New York Supreme Court justice Manuel Mendez has ordered DraftKings and FanDuel to cease operations in New York effective immediately. Shortly after, DraftKings and FanDuel, won a temporary appeal.
New York Supreme Court justice Manuel Mendez has agreed with Attorney General Eric Schneiderman and ordered DraftKings and FanDuel to cease operations in New York effective immediately. The Attorney General had maintained that daily fantasy sports were illegal in New York by the state’s definition of gambling.
Disappointed in the ruling but vowing to continue the fight, both DraftKings and FanDuel won a temporary appeal on Friday afternoon for an “emergency stay,” which would effectively allow DraftKings to continue operating in the state (FanDuel left New York last month until the legal situation is more clear).
In the ruling form earlier in the day, Mendez stated that New York definitions of gambling states that a person must risk something of value, which Mendez implied wasn’t too difficult to find. “The payment of an ‘entry fee’ as high as $10,600 on one or more contests daily could certainly be deemed risking ‘something of value.'” Schneiderman agreed with the judge’s decision.
“We are pleased with the decision, consistent with our view that DraftKings and FanDuel are operating illegal gambling operations in clear violation of New York law. I have said from the beginning that my job is to enforce the law, and that is what happened today.”
Daily fantasy sports’ main defense, an argument of the weight of skill involved in DFS, didn’t even figure into the ruling. “Not only is the outcome disappointing, but the court provided little analysis on some of the key legal issues, including the critical issue of whether these games constitute games of skill or chance,” said Linda Golstein, an fantasy sports attorney.
New York-based FanDuel stopped serving New York customers shortly after Schneiderman informed DraftKings and FanDuel in November that they must stop servicing residents in the state. DraftKings has continued to operate in the state, although today’s ruling combined with a recent statement from Paypal on Friday indicating they may halt New York transactions, may make it nearly impossible to operate in the state soon.

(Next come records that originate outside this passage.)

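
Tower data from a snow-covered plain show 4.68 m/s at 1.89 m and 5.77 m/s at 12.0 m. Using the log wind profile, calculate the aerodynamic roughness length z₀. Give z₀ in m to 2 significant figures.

Log law: V(z) ∝ ln(z/z₀). With r = V₁/V₂ = 4.68/5.77 = 0.81109,
r · ln(z₂/z₀) = ln(z₁/z₀) ⇒ ln z₀ = (ln z₁ − r·ln z₂)/(1 − r)
ln z₀ = (0.63658 − 0.81109×2.48491) / 0.18891 = -7.2994
z₀ = exp(-7.2994) = 0.0006760 m

z₀ ≈ 0.00068 m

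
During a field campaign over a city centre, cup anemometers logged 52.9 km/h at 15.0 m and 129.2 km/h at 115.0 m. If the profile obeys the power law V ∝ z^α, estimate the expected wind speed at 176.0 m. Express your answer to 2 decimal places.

155.70 km/h

First find α: α = ln(V₂/V₁)/ln(z₂/z₁) = ln(129.2/52.9)/ln(115.0/15.0) = 0.89296/2.03688 = 0.4384
Extrapolate from 115.0 m to 176.0 m: V₃ = 129.2 × (176.0/115.0)^0.4384 = 129.2 × 1.2051 = 155.6985 km/h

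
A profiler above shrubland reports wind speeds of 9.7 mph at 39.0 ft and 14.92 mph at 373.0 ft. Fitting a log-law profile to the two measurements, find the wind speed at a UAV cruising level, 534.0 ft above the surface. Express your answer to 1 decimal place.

Log law: V ∝ ln(z/z₀). From the pair, with r = V₁/V₂ = 0.65013,
ln z₀ = (ln z₁ − r·ln z₂)/(1 − r) = (3.6636 − 0.65013×5.9216)/0.34987 = -0.5324 → z₀ = 0.5872 ft
V₃ = V₁ · ln(z₃/z₀)/ln(z₁/z₀) = 9.7 × 6.8128/4.1959 = 15.7495 mph

15.7 mph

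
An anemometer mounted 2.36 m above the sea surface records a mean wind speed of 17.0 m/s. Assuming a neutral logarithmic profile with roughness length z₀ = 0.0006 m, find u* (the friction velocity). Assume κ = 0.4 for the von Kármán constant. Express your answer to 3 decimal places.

u* ≈ 0.822 m/s

Log law: V(z) = (u*/κ) · ln(z/z₀) ⇒ u* = κ · V / ln(z/z₀)
u* = 0.4 × 17.0 / ln(2.36/0.0006) = 0.4 × 17.0 / 8.2772
   = 6.8000 / 8.2772 = 0.8215 m/s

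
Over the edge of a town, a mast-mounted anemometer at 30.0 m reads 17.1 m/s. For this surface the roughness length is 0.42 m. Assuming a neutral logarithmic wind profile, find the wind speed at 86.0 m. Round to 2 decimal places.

Log law: V(z) ∝ ln(z/z₀), so V₂/V₁ = ln(z₂/z₀) / ln(z₁/z₀).
ln(86.0/0.42) = 5.3218, ln(30.0/0.42) = 4.2687
V₂ = 17.1 × 5.3218/4.2687 = 17.1 × 1.2467 = 21.3188 m/s

21.32 m/s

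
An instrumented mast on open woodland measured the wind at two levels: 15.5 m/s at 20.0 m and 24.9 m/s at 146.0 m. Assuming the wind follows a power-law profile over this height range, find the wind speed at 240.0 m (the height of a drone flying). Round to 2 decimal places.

28.03 m/s

First find α: α = ln(V₂/V₁)/ln(z₂/z₁) = ln(24.9/15.5)/ln(146.0/20.0) = 0.47403/1.98787 = 0.2385
Extrapolate from 146.0 m to 240.0 m: V₃ = 24.9 × (240.0/146.0)^0.2385 = 24.9 × 1.1258 = 28.0332 m/s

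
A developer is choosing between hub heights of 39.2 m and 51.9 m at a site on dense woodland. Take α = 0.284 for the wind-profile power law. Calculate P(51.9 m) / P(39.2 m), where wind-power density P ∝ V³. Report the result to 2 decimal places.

1.27

Speed ratio: V_B/V_A = (z_B/z_A)^α = (51.9/39.2)^0.284 = (1.3240)^0.284 = 1.08296
Power-density ratio: P_B/P_A = (V_B/V_A)³ = (1.08296)³ = 1.27011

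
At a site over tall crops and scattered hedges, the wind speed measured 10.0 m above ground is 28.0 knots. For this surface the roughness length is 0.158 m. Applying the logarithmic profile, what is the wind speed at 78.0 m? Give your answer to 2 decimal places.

41.87 knots

Log law: V(z) ∝ ln(z/z₀), so V₂/V₁ = ln(z₂/z₀) / ln(z₁/z₀).
ln(78.0/0.158) = 6.2019, ln(10.0/0.158) = 4.1477
V₂ = 28.0 × 6.2019/4.1477 = 28.0 × 1.4952 = 41.8667 knots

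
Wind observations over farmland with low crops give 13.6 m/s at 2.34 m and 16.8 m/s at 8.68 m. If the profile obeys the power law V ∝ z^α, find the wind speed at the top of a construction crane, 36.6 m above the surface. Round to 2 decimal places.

First find α: α = ln(V₂/V₁)/ln(z₂/z₁) = ln(16.8/13.6)/ln(8.68/2.34) = 0.21131/1.31087 = 0.1612
Extrapolate from 8.68 m to 36.6 m: V₃ = 16.8 × (36.6/8.68)^0.1612 = 16.8 × 1.2611 = 21.1861 m/s

21.19 m/s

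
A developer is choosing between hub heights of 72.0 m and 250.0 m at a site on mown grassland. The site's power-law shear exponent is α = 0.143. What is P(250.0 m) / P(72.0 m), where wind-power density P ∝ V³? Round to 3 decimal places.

1.706

Speed ratio: V_B/V_A = (z_B/z_A)^α = (250.0/72.0)^0.143 = (3.4722)^0.143 = 1.19483
Power-density ratio: P_B/P_A = (V_B/V_A)³ = (1.19483)³ = 1.70577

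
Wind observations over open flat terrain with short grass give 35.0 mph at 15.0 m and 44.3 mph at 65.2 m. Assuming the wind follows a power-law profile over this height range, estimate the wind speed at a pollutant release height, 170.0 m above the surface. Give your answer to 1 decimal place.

51.7 mph

First find α: α = ln(V₂/V₁)/ln(z₂/z₁) = ln(44.3/35.0)/ln(65.2/15.0) = 0.23564/1.46941 = 0.1604
Extrapolate from 65.2 m to 170.0 m: V₃ = 44.3 × (170.0/65.2)^0.1604 = 44.3 × 1.1661 = 51.6590 mph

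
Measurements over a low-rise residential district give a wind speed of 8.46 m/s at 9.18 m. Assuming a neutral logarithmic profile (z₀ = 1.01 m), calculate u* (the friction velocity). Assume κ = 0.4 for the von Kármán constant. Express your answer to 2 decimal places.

Log law: V(z) = (u*/κ) · ln(z/z₀) ⇒ u* = κ · V / ln(z/z₀)
u* = 0.4 × 8.46 / ln(9.18/1.01) = 0.4 × 8.46 / 2.2071
   = 3.3840 / 2.2071 = 1.5332 m/s

u* ≈ 1.53 m/s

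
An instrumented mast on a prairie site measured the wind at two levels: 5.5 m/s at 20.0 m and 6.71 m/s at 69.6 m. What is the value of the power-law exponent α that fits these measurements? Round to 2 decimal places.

α ≈ 0.16

Power law: V₂/V₁ = (z₂/z₁)^α ⇒ α = ln(V₂/V₁) / ln(z₂/z₁)
α = ln(6.71/5.5) / ln(69.6/20.0) = ln(1.2200) / ln(3.4800)
  = 0.19885 / 1.24703 = 0.15946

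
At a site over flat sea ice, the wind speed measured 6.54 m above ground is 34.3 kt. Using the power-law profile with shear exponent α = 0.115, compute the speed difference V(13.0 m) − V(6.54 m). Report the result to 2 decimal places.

Power law: V₂ = V₁ · (z₂/z₁)^α = 34.3 × (1.9878)^0.115 = 37.1198 kt
ΔV = 37.1198 − 34.3 = 2.8198 kt

2.82 kt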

Over 600,000 New Yorkers are believed to play daily fantasy sports. Since the original opinion of the attorney general in November, FanDuel has seen overall traffic decline by 25% while DraftKings has experienced declines of over 10%.

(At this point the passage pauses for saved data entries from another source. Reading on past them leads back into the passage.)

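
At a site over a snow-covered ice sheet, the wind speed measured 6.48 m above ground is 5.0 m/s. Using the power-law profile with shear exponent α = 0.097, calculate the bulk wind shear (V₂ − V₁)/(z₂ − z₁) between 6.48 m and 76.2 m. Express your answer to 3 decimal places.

0.019 m/s/m

Power law: V₂ = V₁ · (z₂/z₁)^α = 5.0 × (11.7593)^0.097 = 6.3503 m/s
ΔV/Δz = (6.3503 − 5.0)/(76.2 − 6.48) = 1.3503/69.7200 = 0.01937 m/s/m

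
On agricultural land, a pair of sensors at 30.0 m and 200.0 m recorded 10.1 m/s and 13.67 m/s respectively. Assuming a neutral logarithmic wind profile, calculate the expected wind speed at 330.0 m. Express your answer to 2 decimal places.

14.61 m/s

Log law: V ∝ ln(z/z₀). From the pair, with r = V₁/V₂ = 0.73884,
ln z₀ = (ln z₁ − r·ln z₂)/(1 − r) = (3.4012 − 0.73884×5.2983)/0.26116 = -1.9660 → z₀ = 0.1400 m
V₃ = V₁ · ln(z₃/z₀)/ln(z₁/z₀) = 10.1 × 7.7651/5.3672 = 14.6124 m/s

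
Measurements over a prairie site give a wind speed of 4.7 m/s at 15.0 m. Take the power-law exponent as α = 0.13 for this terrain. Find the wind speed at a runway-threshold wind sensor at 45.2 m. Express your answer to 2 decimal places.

5.42 m/s

Power-law profile: V₂ = V₁ · (z₂/z₁)^α
V₂ = 4.7 × (45.2/15.0)^0.13 = 4.7 × (3.0133)^0.13
    = 4.7 × 1.1542 = 5.4247 m/s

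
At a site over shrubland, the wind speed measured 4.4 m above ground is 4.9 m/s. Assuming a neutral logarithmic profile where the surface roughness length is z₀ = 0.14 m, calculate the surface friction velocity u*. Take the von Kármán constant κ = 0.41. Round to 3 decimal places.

u* ≈ 0.583 m/s

Log law: V(z) = (u*/κ) · ln(z/z₀) ⇒ u* = κ · V / ln(z/z₀)
u* = 0.41 × 4.9 / ln(4.4/0.14) = 0.41 × 4.9 / 3.4477
   = 2.0090 / 3.4477 = 0.5827 m/s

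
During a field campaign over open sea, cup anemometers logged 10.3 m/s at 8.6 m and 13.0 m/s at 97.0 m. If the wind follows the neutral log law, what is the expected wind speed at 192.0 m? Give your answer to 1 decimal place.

13.8 m/s

Log law: V ∝ ln(z/z₀). From the pair, with r = V₁/V₂ = 0.79231,
ln z₀ = (ln z₁ − r·ln z₂)/(1 − r) = (2.1518 − 0.79231×4.5747)/0.20769 = -7.0913 → z₀ = 0.0008323 m
V₃ = V₁ · ln(z₃/z₀)/ln(z₁/z₀) = 10.3 × 12.3488/9.2431 = 13.7609 m/s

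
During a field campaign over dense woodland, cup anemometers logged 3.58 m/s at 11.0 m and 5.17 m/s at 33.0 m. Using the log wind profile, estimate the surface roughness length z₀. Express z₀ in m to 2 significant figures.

z₀ ≈ 0.93 m

Log law: V(z) ∝ ln(z/z₀). With r = V₁/V₂ = 3.58/5.17 = 0.69246,
r · ln(z₂/z₀) = ln(z₁/z₀) ⇒ ln z₀ = (ln z₁ − r·ln z₂)/(1 − r)
ln z₀ = (2.39790 − 0.69246×3.49651) / 0.30754 = -0.0757
z₀ = exp(-0.0757) = 0.9271 m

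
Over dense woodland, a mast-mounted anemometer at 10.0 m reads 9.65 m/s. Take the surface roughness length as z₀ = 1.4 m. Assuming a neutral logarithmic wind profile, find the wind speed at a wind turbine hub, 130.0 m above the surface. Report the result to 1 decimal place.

Log law: V(z) ∝ ln(z/z₀), so V₂/V₁ = ln(z₂/z₀) / ln(z₁/z₀).
ln(130.0/1.4) = 4.5311, ln(10.0/1.4) = 1.9661
V₂ = 9.65 × 4.5311/1.9661 = 9.65 × 2.3046 = 22.2392 m/s

22.2 m/s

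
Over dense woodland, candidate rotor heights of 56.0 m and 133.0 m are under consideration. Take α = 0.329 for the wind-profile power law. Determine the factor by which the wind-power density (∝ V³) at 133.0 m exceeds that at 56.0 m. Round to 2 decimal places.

Speed ratio: V_B/V_A = (z_B/z_A)^α = (133.0/56.0)^0.329 = (2.3750)^0.329 = 1.32921
Power-density ratio: P_B/P_A = (V_B/V_A)³ = (1.32921)³ = 2.34844

2.35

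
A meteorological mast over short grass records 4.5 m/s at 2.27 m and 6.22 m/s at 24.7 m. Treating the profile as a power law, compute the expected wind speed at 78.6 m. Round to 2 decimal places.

7.28 m/s

First find α: α = ln(V₂/V₁)/ln(z₂/z₁) = ln(6.22/4.5)/ln(24.7/2.27) = 0.32369/2.38702 = 0.1356
Extrapolate from 24.7 m to 78.6 m: V₃ = 6.22 × (78.6/24.7)^0.1356 = 6.22 × 1.1700 = 7.2772 m/s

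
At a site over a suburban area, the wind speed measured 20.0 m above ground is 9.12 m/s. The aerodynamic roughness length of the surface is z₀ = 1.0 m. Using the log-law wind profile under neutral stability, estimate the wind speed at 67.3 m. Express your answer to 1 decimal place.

12.8 m/s

Log law: V(z) ∝ ln(z/z₀), so V₂/V₁ = ln(z₂/z₀) / ln(z₁/z₀).
ln(67.3/1.0) = 4.2092, ln(20.0/1.0) = 2.9957
V₂ = 9.12 × 4.2092/2.9957 = 9.12 × 1.4051 = 12.8141 m/s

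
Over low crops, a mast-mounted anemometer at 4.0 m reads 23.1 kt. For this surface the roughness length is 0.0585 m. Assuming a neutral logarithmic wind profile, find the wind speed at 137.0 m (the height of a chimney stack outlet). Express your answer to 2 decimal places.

Log law: V(z) ∝ ln(z/z₀), so V₂/V₁ = ln(z₂/z₀) / ln(z₁/z₀).
ln(137.0/0.0585) = 7.7587, ln(4.0/0.0585) = 4.2250
V₂ = 23.1 × 7.7587/4.2250 = 23.1 × 1.8364 = 42.4202 kt

42.42 kt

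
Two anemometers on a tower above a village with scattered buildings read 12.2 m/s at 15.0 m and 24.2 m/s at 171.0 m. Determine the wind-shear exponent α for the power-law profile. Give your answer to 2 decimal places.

Power law: V₂/V₁ = (z₂/z₁)^α ⇒ α = ln(V₂/V₁) / ln(z₂/z₁)
α = ln(24.2/12.2) / ln(171.0/15.0) = ln(1.9836) / ln(11.4000)
  = 0.68492 / 2.43361 = 0.28144

α ≈ 0.28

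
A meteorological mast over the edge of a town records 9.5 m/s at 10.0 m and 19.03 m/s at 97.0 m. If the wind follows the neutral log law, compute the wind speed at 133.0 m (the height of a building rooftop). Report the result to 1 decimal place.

Log law: V ∝ ln(z/z₀). From the pair, with r = V₁/V₂ = 0.49921,
ln z₀ = (ln z₁ − r·ln z₂)/(1 − r) = (2.3026 − 0.49921×4.5747)/0.50079 = 0.0376 → z₀ = 1.038 m
V₃ = V₁ · ln(z₃/z₀)/ln(z₁/z₀) = 9.5 × 4.8527/2.2650 = 20.3539 m/s

20.4 m/s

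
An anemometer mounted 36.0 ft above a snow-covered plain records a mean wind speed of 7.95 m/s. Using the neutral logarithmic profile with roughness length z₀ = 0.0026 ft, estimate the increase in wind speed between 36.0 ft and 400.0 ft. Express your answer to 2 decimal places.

2.01 m/s

Log law: V₂ = V₁ · ln(z₂/z₀)/ln(z₁/z₀) = 7.95 × 11.9437/9.5358 = 9.9575 m/s
ΔV = 9.9575 − 7.95 = 2.0075 m/s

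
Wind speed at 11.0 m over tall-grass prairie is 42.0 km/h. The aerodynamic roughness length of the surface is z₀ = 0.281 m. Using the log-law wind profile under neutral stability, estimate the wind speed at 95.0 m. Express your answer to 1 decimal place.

Log law: V(z) ∝ ln(z/z₀), so V₂/V₁ = ln(z₂/z₀) / ln(z₁/z₀).
ln(95.0/0.281) = 5.8233, ln(11.0/0.281) = 3.6673
V₂ = 42.0 × 5.8233/3.6673 = 42.0 × 1.5879 = 66.6916 km/h

66.7 km/h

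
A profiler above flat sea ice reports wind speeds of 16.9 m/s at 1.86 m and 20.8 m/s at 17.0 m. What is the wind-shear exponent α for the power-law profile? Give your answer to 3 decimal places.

Power law: V₂/V₁ = (z₂/z₁)^α ⇒ α = ln(V₂/V₁) / ln(z₂/z₁)
α = ln(20.8/16.9) / ln(17.0/1.86) = ln(1.2308) / ln(9.1398)
  = 0.20764 / 2.21264 = 0.09384

α ≈ 0.094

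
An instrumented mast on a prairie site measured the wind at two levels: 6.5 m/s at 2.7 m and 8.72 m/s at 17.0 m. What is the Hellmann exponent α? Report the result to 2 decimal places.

α ≈ 0.16

Power law: V₂/V₁ = (z₂/z₁)^α ⇒ α = ln(V₂/V₁) / ln(z₂/z₁)
α = ln(8.72/6.5) / ln(17.0/2.7) = ln(1.3415) / ln(6.2963)
  = 0.29382 / 1.83996 = 0.15969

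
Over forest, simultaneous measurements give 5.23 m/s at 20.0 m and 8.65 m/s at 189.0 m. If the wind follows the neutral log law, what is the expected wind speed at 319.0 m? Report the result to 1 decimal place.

9.4 m/s

Log law: V ∝ ln(z/z₀). From the pair, with r = V₁/V₂ = 0.60462,
ln z₀ = (ln z₁ − r·ln z₂)/(1 − r) = (2.9957 − 0.60462×5.2417)/0.39538 = -0.4390 → z₀ = 0.6447 m
V₃ = V₁ · ln(z₃/z₀)/ln(z₁/z₀) = 5.23 × 6.2042/3.4347 = 9.4470 m/s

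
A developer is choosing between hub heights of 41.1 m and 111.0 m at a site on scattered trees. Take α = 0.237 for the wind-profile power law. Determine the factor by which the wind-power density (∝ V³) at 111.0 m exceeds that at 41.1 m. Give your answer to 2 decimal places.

2.03

Speed ratio: V_B/V_A = (z_B/z_A)^α = (111.0/41.1)^0.237 = (2.7007)^0.237 = 1.26550
Power-density ratio: P_B/P_A = (V_B/V_A)³ = (1.26550)³ = 2.02667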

FanDuel and DraftKings Reactions
FanDuel and DraftKings have both issued statements about today’s ruling.
“This is only the beginning of the legal process and, perhaps more importantly, the New York legislature is already moving forward on action to ensure our game remains legal and is regulated, which we strongly support. The court specifically noted that this was not a final determination of the issue and that discovery would be needed to fully resolve the legal question, which we think should be decided in our favor when all of the evidence is in.”
DraftKings attorney David Boies released a statement on the injuctuion.
“We are disappointed with the Court’s decision, and will immediately file an emergency notice of appeal in order to preserve the status quo.
“Daily Fantasy Sports contests have been played legally by New Yorkers for the past seven years and we believe this status quo should be maintained while the litigation plays out.”
Friday’s ruling serves as a blow to not only DraftKings and FanDuel but also to the daily fantasy sports industry. Many DFS sites including DraftKings, are still offering contests to New York players. The emergency stay allows them to operate while the appeals process play itself out, but ultimately DFS sites may have to pull out if an unfavorable ruling comes their way.
As for the ripple effects on other states, jurisdictions that have similar language to the New York definition of gambling, could take similar action. Meanwhile, efforts are being made in some states, including New York to clarify the legality question, including recently introduced legislation by Assembly Member Dean Murray.
David Wallach, a sports and gaming legal expert said the next step is the lies in the appeal. “The battleground now shifts to the New York Appellate Division First Department, which will hear the appeal filed by DraftKings and FanDuel as well as the expected emergency request to ‘stay’ the effect of Justice Mendez’s preliminary injunction.”